It might sound rather frightening to have your arm move involuntarily, controlled by some unseen puppet master — but for researchers at the University of Washington, it represented a major breakthrough in human-to-human brain interfaces. Using a non-invasive brain-to-brain setup, a researcher in one lab was able to send a signal from his brain to control the movements of a second researcher in a lab on the other side of campus. It's believed to be the first human brain-to-brain interface; previous demonstrations have featured rat-to-rat and human-to-rat communication.
A Vulcan mind-meld in action
The demonstration focused on a simple computer game: Rajesh Rao, a professor at UW who has worked on brain-computer interfacing for more than a decade, looked at a screen and had to fire a cannon to shoot down an enemy plane while avoiding friendly planes. On the other side of campus, Andrea Stocco had the keyboard to execute those commands, but couldn't see the game itself. But using their brain-to-brain interface, Rao imagined that he was using his right hand to click the space bar on a keyboard — and Stocco's right hand carried out the command without any conscious movement on his part. Stocco likened it to an involuntary twitch or a nervous tic.

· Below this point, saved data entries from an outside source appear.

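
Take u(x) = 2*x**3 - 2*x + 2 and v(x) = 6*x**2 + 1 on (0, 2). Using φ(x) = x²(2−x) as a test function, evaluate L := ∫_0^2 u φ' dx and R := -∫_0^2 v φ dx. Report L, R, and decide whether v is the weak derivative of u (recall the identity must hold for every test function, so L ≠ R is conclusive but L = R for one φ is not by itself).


LHS = -152/15, RHS = -212/15. No, v is not the weak derivative of u.

u(x) = 2*x**3 - 2*x + 2, classical derivative u'(x) = 6*x**2 - 2.
φ(x) = x²(2−x), so φ'(x) = x*(4 - 3*x).
Note φ(0) = φ(2) = 0, so the boundary term u·φ vanishes.
LHS = ∫_0^2 u(x) φ'(x) dx = ∫_0^2 (-6*x^5 + 8*x^4 + 6*x^3 - 14*x^2 + 8*x) dx. Term by term:
  ∫_0^2 -6*x^5 dx = -64;  ∫_0^2 8*x^4 dx = 256/5;  ∫_0^2 6*x^3 dx = 24;
  ∫_0^2 -14*x^2 dx = -112/3;  ∫_0^2 8*x dx = 16.
Sum: -64 + 256/5 + 24 − 112/3 + 16 = -152/15.
So LHS = -152/15.
∫_0^2 v(x) φ(x) dx = ∫_0^2 (-6*x^5 + 12*x^4 - x^3 + 2*x^2) dx. Term by term:
  ∫_0^2 -6*x^5 dx = -64;  ∫_0^2 12*x^4 dx = 384/5;  ∫_0^2 -x^3 dx = -4;
  ∫_0^2 2*x^2 dx = 16/3.
Sum: -64 + 384/5 − 4 + 16/3 = 212/15.
So RHS = -∫_0^2 v(x) φ(x) dx = -212/15.
LHS − RHS = 4 ≠ 0, so the identity fails.
(For a valid weak derivative the identity must hold for EVERY test function, in particular this one. The failure shows v is NOT the weak derivative of u.)
Correct weak derivative would be u'(x) = 6*x**2 - 2.


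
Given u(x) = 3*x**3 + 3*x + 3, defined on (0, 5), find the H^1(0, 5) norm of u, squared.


||u||_{H^1}^2 = 2353035/14

The H^1 norm (squared) on an interval (0, L) is
  ||u||_{H^1}^2 = ∫_0^L u(x)^2 dx + ∫_0^L u'(x)^2 dx.
Compute u'(x) = 9*x**2 + 3.
Then u(x)^2 = 9*x**6 + 18*x**4 + 18*x**3 + 9*x**2 + 18*x + 9 and u'(x)^2 = 81*x**4 + 54*x**2 + 9.
Integrate each monomial from 0 to 5 using ∫_0^5 c·x^n dx = c·5^(n+1)/(n+1):
  ∫_0^5 u(x)^2 dx = ∫_0^5 (9*x^6 + 18*x^4 + 18*x^3 + 9*x^2 + 18*x + 9) dx. Term by term:
    ∫_0^5 9*x^6 dx = 703125/7;  ∫_0^5 18*x^4 dx = 11250;  ∫_0^5 18*x^3 dx = 5625/2;
    ∫_0^5 9*x^2 dx = 375;  ∫_0^5 18*x dx = 225;  ∫_0^5 9 dx = 45.
  Sum: 703125/7 + 11250 + 5625/2 + 375 + 225 + 45 = 1612155/14.
  ∫_0^5 u'(x)^2 dx = ∫_0^5 (81*x^4 + 54*x^2 + 9) dx. Term by term:
    ∫_0^5 81*x^4 dx = 50625;  ∫_0^5 54*x^2 dx = 2250;  ∫_0^5 9 dx = 45.
  Sum: 50625 + 2250 + 45 = 52920.
Adding: ||u||_{H^1}^2 = 1612155/14 + 52920 = 2353035/14.


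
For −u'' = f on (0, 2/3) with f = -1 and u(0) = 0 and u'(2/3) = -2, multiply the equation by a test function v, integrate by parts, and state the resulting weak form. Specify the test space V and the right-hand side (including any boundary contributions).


V = {v ∈ H^1(0, 2/3) : v(0) = 0} (test functions vanish at x = 0 where u is specified); weak form: ∫_0^2/3 u'v' dx = ∫_0^2/3 (-1) v dx − 2·v(2/3) for all v ∈ V.

Multiply both sides by a test function v and integrate from 0 to 2/3:
  ∫_0^2/3 −u''(x) v(x) dx = ∫_0^2/3 f(x) v(x) dx.
Integrate the LHS by parts once:
  ∫_0^2/3 −u'' v dx = −[u'(x) v(x)]_0^2/3 + ∫_0^2/3 u'(x) v'(x) dx.
Thus ∫_0^2/3 u'(x) v'(x) dx = ∫_0^2/3 f(x) v(x) dx + [u'(x) v(x)]_0^2/3.
Choose V so that boundary terms are either known or forced to vanish.
Mixed BC: u(0) = 0 (Dirichlet) and u'(2/3) = -2 (Neumann). Define V = {v ∈ H^1(0, 2/3) : v(0) = 0}. Then [u' v]_0^2/3 = u'(2/3)·v(2/3) − u'(0)·0 = − 2·v(2/3).
Weak formulation: find u (satisfying any essential BC) such that ∫_0^2/3 u'(x) v'(x) dx = ∫_0^2/3 f v dx − 2·v(2/3) for all v ∈ V (Dirichlet at 0 absorbed into V; Neumann datum at x = 2/3 contributes the boundary term).
Substituting f(x) = -1, the right-hand side is ∫_0^2/3 (-1) v dx − 2·v(2/3).


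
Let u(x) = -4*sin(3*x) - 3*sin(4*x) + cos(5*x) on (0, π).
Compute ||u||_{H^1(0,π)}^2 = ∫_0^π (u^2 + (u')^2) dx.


||u||_{H^1(0,π)}^2 = 416/3 + 339*π/2

u'(x) = -5*sin(5*x) - 12*cos(3*x) - 12*cos(4*x).
Expand u² and (u')² and integrate term by term on (0, π), using: for integers n ≥ 1, ∫_0^π sin²(nx) dx = ∫_0^π cos²(nx) dx = π/2; for n ≠ n', ∫_0^π sin(nx)sin(n'x) dx = ∫_0^π cos(nx)cos(n'x) dx = 0; and by product-to-sum, ∫_0^π sin(nx)cos(n'x) dx = ½∫_0^π [sin((n+n')x) + sin((n−n')x)] dx, which is 0 when n+n' is even and 2n/(n²−n'²) when n+n' is odd (it need not vanish on (0, π)).
  u² squared terms: (-4)²·∫sin(3x)² dx = 16·π/2 = 8*π;  (-3)²·∫sin(4x)² dx = 9·π/2 = 9*π/2;  (1)²·∫cos(5x)² dx = 1·π/2 = π/2.
  u² cross terms: 2·(-4)·(-3)·∫sin(3x)·sin(4x) dx = 24·(0) = 0;  2·(-4)·(1)·∫sin(3x)·cos(5x) dx = -8·(0) = 0;  2·(-3)·(1)·∫sin(4x)·cos(5x) dx = -6·(-8/9) = 16/3.
  So ∫_0^π u² dx = 8*π + 9*π/2 + π/2 + 0 + 0 + 16/3 = 16/3 + 13*π.
  (u')² squared terms: (-12)²·∫cos(3x)² dx = 144·π/2 = 72*π;  (-12)²·∫cos(4x)² dx = 144·π/2 = 72*π;  (-5)²·∫sin(5x)² dx = 25·π/2 = 25*π/2.
  (u')² cross terms: 2·(-12)·(-12)·∫cos(3x)·cos(4x) dx = 288·(0) = 0;  2·(-12)·(-5)·∫cos(3x)·sin(5x) dx = 120·(0) = 0;  2·(-12)·(-5)·∫cos(4x)·sin(5x) dx = 120·(10/9) = 400/3.
  So ∫_0^π (u')² dx = 72*π + 72*π + 25*π/2 + 0 + 0 + 400/3 = 400/3 + 313*π/2.
||u||_{H^1}^2 = (16/3 + 13*π) + (400/3 + 313*π/2) = 416/3 + 339*π/2.


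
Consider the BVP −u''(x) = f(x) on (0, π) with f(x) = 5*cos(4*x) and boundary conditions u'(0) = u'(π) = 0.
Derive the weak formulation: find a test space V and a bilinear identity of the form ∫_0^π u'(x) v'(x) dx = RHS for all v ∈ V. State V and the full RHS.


V = H^1(0, π) (no boundary constraint on v; u is determined up to an additive constant); weak form: ∫_0^π u'v' dx = ∫_0^π (5*cos(4*x)) v dx for all v ∈ V.

Multiply both sides by a test function v and integrate from 0 to π:
  ∫_0^π −u''(x) v(x) dx = ∫_0^π f(x) v(x) dx.
Integrate the LHS by parts once:
  ∫_0^π −u'' v dx = −[u'(x) v(x)]_0^π + ∫_0^π u'(x) v'(x) dx.
Thus ∫_0^π u'(x) v'(x) dx = ∫_0^π f(x) v(x) dx + [u'(x) v(x)]_0^π.
Choose V so that boundary terms are either known or forced to vanish.
u has homogeneous Neumann: u'(0) = u'(π) = 0. So [u' v]_0^π = 0·v(π) − 0·v(0) = 0 for any v; take V = H^1(0, π).
Weak formulation: find u (satisfying any essential BC) such that ∫_0^π u'(x) v'(x) dx = ∫_0^π f v dx for all v ∈ V (homogeneous Neumann, so boundary terms vanish).
Substituting f(x) = 5*cos(4*x), the right-hand side is ∫_0^π (5*cos(4*x)) v dx.
Compatibility check (pure Neumann): taking v ≡ 1 ∈ V gives 0 = ∫_0^π f dx + (0) − (0), i.e. ∫_0^π f dx must equal u'(0) − u'(π) = 0. Indeed ∫_0^π (5*cos(4*x)) dx = 0, so the data are compatible. The solution is then unique only up to an additive constant (fix it e.g. by requiring ∫_0^π u dx = 0).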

"It was both exciting and eerie to watch an imagined action from my brain get translated into actual action by another brain," Rao said. "This was basically a one-way flow of information from my brain to his." The connection was made using two well-known technologies: Rao was hooked up to an EEG brain monitor, while Stocco's brain was activated using transcranial magnetic stimulation (TMS). It's a non-invasive way of stimulating the brain; in this experiment, the "coil" was placed directly over the region of the brain which stimulates right hand movement. While Rao cautioned that this system only reads certain types of relatively simple brain patterns, the team's next step will be to try and transmit more complex information from brain to brain, and then bring those tests to a wider pool of subjects.